Il killer di Denisa aggredito in carcere: confessa un secondo omicidio. Ora si indaga su altre donne scomparse
Un’aggressione in cella e due confessioni scioccanti in meno di 24 ore hanno sconvolto il panorama criminale della provincia di Prato, alimentando il timore che dietro a questi delitti possa celarsi un serial killer ancora in libertà.
Vasile Frumuzache, guardia giurata romena di 32 anni, accusato dell’omicidio di Denisa Maria Adas, una escort di 30 anni scomparsa nel maggio scorso, è stato aggredito in carcere da un parente di un’altra vittima, Ana Maria Andrei, donna uccisa nel 2024. L’attacco con olio bollente, avvenuto nel penitenziario di Prato, ha portato all’attenzione pubblica le tensioni e la rabbia che circondano questi crimini.
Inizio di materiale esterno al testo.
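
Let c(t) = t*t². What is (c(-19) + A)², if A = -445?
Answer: 53348416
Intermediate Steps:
c(t) = t³
(c(-19) + A)² = ((-19)³ - 445)² = (-6859 - 445)² = (-7304)² = 53348416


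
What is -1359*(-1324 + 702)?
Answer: 845298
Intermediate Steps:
-1359*(-1324 + 702) = -1359*(-622) = 845298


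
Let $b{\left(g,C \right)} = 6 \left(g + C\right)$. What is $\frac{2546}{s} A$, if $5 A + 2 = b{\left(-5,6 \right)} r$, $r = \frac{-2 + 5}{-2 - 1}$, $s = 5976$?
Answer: $- \frac{2546}{3735} \approx -0.68166$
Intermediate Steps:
$r = -1$ ($r = \frac{3}{-3} = 3 \left(- \frac{1}{3}\right) = -1$)
$b{\left(g,C \right)} = 6 C + 6 g$ ($b{\left(g,C \right)} = 6 \left(C + g\right) = 6 C + 6 g$)
$A = - \frac{8}{5}$ ($A = - \frac{2}{5} + \frac{\left(6 \cdot 6 + 6 \left(-5\right)\right) \left(-1\right)}{5} = - \frac{2}{5} + \frac{\left(36 - 30\right) \left(-1\right)}{5} = - \frac{2}{5} + \frac{6 \left(-1\right)}{5} = - \frac{2}{5} + \frac{1}{5} \left(-6\right) = - \frac{2}{5} - \frac{6}{5} = - \frac{8}{5} \approx -1.6$)
$\frac{2546}{s} A = \frac{2546}{5976} \left(- \frac{8}{5}\right) = 2546 \cdot \frac{1}{5976} \left(- \frac{8}{5}\right) = \frac{1273}{2988} \left(- \frac{8}{5}\right) = - \frac{2546}{3735}$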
Le confessioni choc di Frumuzache
Il 32enne ha confessato di aver ucciso entrambe le donne, rivelando dettagli agghiaccianti. Denisa Maria Adas sarebbe stata strangolata e decapitata nel residence di Prato tra il 15 e il 16 maggio scorso, motivando il gesto con un presunto ricatto: la donna avrebbe minacciato di rivelare un tradimento alla moglie di Frumuzache se non avesse ricevuto 10.000 euro. La sua testa, inserita in un sacchetto, sarebbe stata trasportata in una valigia, poi bruciata nel giardino di casa.
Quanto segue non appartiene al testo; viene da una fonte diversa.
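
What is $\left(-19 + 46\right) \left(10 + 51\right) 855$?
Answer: $1408185$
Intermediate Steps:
$\left(-19 + 46\right) \left(10 + 51\right) 855 = 27 \cdot 61 \cdot 855 = 1647 \cdot 855 = 1408185$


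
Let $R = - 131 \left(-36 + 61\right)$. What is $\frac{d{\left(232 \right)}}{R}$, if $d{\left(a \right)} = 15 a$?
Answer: $- \frac{696}{655} \approx -1.0626$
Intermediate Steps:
$R = -3275$ ($R = \left(-131\right) 25 = -3275$)
$\frac{d{\left(232 \right)}}{R} = \frac{15 \cdot 232}{-3275} = 3480 \left(- \frac{1}{3275}\right) = - \frac{696}{655}$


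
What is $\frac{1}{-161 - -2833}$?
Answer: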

Per quanto riguarda Ana Maria Andrei, scomparsa l’1 agosto 2024, il movente sarebbe stato diverso: il 32enne avrebbe colpito la donna a coltellate, dopo che questa avrebbe rifiutato una prestazione sessuale a pagamento. Il suo corpo è stato ritrovato in un’area boschiva di Montecatini Terme, nel Bosco delle Panteraie, nello stesso punto dove erano stati abbandonati i resti di Denisa.
Indagini e prove
Le autorità hanno ricostruito i crimini incrociando dati telefonici e analizzando le tracce lasciate dall’uomo. In particolare, il ritrovamento di una BMW riverniciata di nero e intestata ad Ana Maria nel garage di Monsummano Terme ha rappresentato il dettaglio decisivo. La modifica della targa e del colore della vettura aveva permesso all’uomo di nascondere la scomparsa e di muoversi indisturbato.
L’analisi del DNA di Ana Maria Andrei sarà fondamentale per confermare la sua identità, attraverso un confronto con una cugina residente nel Pistoiese. Nel frattempo, si indaga anche su altri casi di donne scomparse, soprattutto tra le fasce più vulnerabili della popolazione, come prostitute e persone emarginate, per verificare eventuali collegamenti.
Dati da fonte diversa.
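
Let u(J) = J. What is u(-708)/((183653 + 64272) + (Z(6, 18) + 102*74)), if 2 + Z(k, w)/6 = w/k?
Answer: -708/255479 ≈ -0.0027713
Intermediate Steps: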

L’episodio in carcere e le reazioni
L’aggressione di Frumuzache da parte di un parente di Ana Maria ha acceso ulteriormente gli animi. La famiglia della vittima si è detta sconvolta e arrabbiata, chiedendo giustizia e chiarezza. La procura di Prato ha dichiarato che “potrebbero esserci altre vittime” e ha avviato verifiche su altri casi di scomparse, temendo che l’uomo possa aver agito in modo metodico e silenzioso per anni.
Il mistero si infittisce
Le autorità sono ora impegnate a ricostruire l’intera rete di contatti e movimenti di Frumuzache, anche con l’attenzione rivolta a un altro uomo, non indagato, che avrebbe avuto contatti telefonici con Denisa Maria nel periodo della sua scomparsa. La possibilità di un serial killer, capace di agire nell’ombra e di celare le proprie tracce, si fa sempre più concreta.